Prison bars

More than 85 percent of the Muslim prison chaplains in Germany recently were terminated.

It seems they were actually agents of the Turkish government, according to a Gatestone Institute report.

Now, Patrick Dunleavy reports at the Investigative Project on Terror that it’s just one example of the troubles that occur when Muslim prison chaplains are not adequately vetted.

“Those clerics [in Germany] had to be terminated after the Turkish government refused to have them go through security checks, which are required by German law for all prison chaplains,” IPT reported. “And while the number of foreign-born inmates in German prisons has spiked to nearly 50 percent, the vast majority of those are from Poland, Tunisia, the Czech Republic, and Georgia, not Turkey.

“One wonders why the need for the 97 Turkish prison chaplains who were let go.”

The nation now has 25 Muslim chaplains.

“Authorities both here and in the European Union have known for years the powerful influence a prison chaplain can have on an incarcerated individual,” IPT reported. “The right chaplain can help the inmate on the path to rehabilitation and restoration of family ties.
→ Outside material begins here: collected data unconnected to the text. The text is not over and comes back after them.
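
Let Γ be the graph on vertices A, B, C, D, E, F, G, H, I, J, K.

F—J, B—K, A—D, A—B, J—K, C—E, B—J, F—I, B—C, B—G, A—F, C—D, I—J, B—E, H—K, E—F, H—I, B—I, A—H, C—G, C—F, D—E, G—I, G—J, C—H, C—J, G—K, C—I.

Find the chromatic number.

5

B, C, G, I, J form a clique, so at least 5 colors are needed.
5 colors suffice: color 1 → {A, C, K}; color 2 → {B, D, F, H}; color 3 → {E, I}; color 4 → {J}; color 5 → {G}. No two adjacent vertices share a color.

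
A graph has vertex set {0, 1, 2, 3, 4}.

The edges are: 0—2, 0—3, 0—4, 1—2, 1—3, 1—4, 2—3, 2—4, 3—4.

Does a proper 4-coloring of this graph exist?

The chromatic number is 4. 1, 2, 3, 4 are pairwise adjacent (a clique of size 4), so at least 4 colors are needed.
4 colors suffice: color red → {2}; color blue → {3}; color green → {4}; color yellow → {0, 1}.
That is already a proper 4-coloring.

Yes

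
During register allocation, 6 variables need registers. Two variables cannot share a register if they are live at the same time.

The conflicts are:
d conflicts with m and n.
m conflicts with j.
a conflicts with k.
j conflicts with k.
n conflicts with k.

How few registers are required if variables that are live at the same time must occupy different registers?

The cycle m-j-k-n-d-m has odd length 5, so it cannot be 2-colored; at least 3 registers are needed.
3 registers suffice: d=1, m=3, a=2, j=2, n=2, k=1. No two conflicting variables share a register.

3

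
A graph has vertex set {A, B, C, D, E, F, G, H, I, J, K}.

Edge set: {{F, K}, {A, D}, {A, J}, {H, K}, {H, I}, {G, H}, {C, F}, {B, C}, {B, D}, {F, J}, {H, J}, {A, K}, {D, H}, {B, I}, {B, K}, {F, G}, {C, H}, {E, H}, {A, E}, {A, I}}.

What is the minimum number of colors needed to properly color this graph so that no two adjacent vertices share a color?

D and H are adjacent, so at least 2 colors are needed.
2 colors suffice: color 1 → {A, B, F, H}; color 2 → {C, D, E, G, I, J, K}. Every edge joins two different colors.

2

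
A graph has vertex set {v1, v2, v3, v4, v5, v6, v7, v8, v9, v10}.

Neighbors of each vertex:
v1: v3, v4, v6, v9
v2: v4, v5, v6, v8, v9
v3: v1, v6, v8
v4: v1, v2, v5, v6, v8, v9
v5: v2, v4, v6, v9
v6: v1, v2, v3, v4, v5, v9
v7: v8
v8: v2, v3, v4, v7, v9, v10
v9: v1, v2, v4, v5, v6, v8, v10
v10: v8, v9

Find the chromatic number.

v2, v4, v5, v6, v9 form a clique, so at least 5 colors are needed.
5 colors suffice: color 1 → {v3, v7, v9}; color 2 → {v6, v8}; color 3 → {v4, v10}; color 4 → {v1, v2}; color 5 → {v5}. Each edge has distinct colors on its endpoints.

5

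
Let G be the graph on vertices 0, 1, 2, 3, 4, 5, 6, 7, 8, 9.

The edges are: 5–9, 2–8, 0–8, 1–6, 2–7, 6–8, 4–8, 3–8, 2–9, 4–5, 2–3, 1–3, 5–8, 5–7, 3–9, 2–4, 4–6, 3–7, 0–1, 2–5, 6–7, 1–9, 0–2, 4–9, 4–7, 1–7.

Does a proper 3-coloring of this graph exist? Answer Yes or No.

No

2, 4, 5, 8 are mutually adjacent (a clique of size 4), so at least 4 colors are needed.
So 3 colors are not enough.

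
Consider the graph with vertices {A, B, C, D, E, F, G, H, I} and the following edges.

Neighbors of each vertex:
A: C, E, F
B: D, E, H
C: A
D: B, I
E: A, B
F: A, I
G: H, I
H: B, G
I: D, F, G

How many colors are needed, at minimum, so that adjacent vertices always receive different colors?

3

The cycle I-D-B-H-G-I has odd length 5, so it cannot be 2-colored; at least 3 colors are needed.
3 colors suffice: color 1 → {A, B, I}; color 2 → {C, D, E, F, G}; color 3 → {H}. Each edge has distinct colors on its endpoints.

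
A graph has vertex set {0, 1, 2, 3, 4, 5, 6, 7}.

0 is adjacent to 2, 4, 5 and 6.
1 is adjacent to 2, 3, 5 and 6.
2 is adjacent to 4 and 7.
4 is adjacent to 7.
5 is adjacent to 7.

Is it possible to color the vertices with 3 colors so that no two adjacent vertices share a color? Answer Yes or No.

The chromatic number is 3. 2, 4, 7 are pairwise adjacent, so at least 3 colors are needed.
3 colors suffice: color a → {2, 3, 5, 6}; color b → {0, 1, 7}; color c → {4}.
That is already a proper 3-coloring.

Yes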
The wrong one can be like a wolf in sheep’s clothing filling the inmate’s mind with a radical ideology that pushes him or her down the road to jihad.”
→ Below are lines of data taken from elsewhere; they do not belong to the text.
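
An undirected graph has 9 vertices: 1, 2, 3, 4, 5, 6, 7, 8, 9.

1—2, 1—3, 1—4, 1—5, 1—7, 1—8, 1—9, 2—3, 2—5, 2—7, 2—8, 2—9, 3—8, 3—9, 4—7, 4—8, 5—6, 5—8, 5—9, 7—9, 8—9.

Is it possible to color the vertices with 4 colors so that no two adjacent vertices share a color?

1, 2, 5, 8, 9 are mutually adjacent (a clique of size 5), so at least 5 colors are needed.
So 4 colors are not enough.

No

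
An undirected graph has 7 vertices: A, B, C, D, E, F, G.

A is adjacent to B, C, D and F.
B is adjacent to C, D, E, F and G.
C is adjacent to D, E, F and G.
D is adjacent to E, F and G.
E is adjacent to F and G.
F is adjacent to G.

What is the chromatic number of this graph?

6

B, C, D, E, F, G are mutually adjacent (a clique of size 6), so at least 6 colors are needed.
6 colors suffice: color 1 → {C}; color 2 → {D}; color 3 → {F}; color 4 → {B}; color 5 → {A, E}; color 6 → {G}. No two adjacent vertices share a color.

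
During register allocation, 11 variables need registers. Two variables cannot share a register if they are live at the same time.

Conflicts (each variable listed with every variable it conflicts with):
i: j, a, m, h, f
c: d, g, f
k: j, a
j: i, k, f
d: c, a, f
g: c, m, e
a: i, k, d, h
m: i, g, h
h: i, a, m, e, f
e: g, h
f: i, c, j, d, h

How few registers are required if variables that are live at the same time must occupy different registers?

3

i, m, h all conflict with each other, so at least 3 registers are needed.
Using 3 registers: i=2, c=1, k=2, j=1, d=2, g=2, a=3, m=3, h=1, e=3, f=3. Every pair that conflicts lands in different registers.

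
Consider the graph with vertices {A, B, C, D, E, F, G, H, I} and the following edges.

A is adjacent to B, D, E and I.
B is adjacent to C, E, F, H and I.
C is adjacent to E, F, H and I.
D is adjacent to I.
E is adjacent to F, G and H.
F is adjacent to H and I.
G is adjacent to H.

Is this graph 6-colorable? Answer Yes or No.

Yes

The chromatic number is 5. B, C, E, F, H form a clique, so at least 5 colors are needed.
A valid assignment using 5 colors: A=3, B=1, C=5, D=1, E=2, F=4, G=1, H=3, I=2.
Since 6 ≥ 5, a proper 6-coloring certainly exists.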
Dunleavy testified to Congress inmates also are radicalized by other belief systems; but for Muslims, the difference is foreign backing and financing.

“While investigating radical Islamic influences in prison, we found several indicators that contributed to the radicalization process. One was foreign born inmates who had already committed terrorist acts. Improperly vetted clergy also play a role, along with foreign funds that came to organizations like the North American Islamic Trust Fund, the Islamic Society of North America (ISNA), the Islamic Development Bank in Saudi Arabia and the Graduate School of Islamic Social Sciences (GSISS),” he said.

Some of those funds are used for literature in prison libraries that promote radical Islam.

In the U.S., the federal Bureau of Prisons hired Egyptian Muslim Fouad El Bayly as a prison chaplain even though he had called for the execution of for Muslim Ayaan Hirsi Ali,a renowned critic of Islam’s subjugation of women.

Bayly said Ali “defamed the faith,” and the “sentence is death.”

Sen. Charles Grassley, R-Iowa, then asked for the names of groups working with the Bureau of Prisons for background checks. Among them were Islamic Society of North America, which was founded by the Muslim Brotherhood.

Other Muslims came to ISNA’s defense, claiming it is “well-respected,” the report said.

But Dunleavy, a senior fellow at IPT and former deputy inspector general for the New York State Department of Corrections, explained groups like ISNA promote Islamic supremacism, meaning they are working toward the replacement of the U.S. Constitution with Islamic law.

Zuhdi Jasser of the American Islamic Forum for Democracy said such groups are political and not merely religious.

Dunleavy wrote: “Organizations with this type of ideology should not be relied upon to certify potential prison chaplains. It only risks promoting radicalization among the inmates and destabilizing the already fragile prison environment.”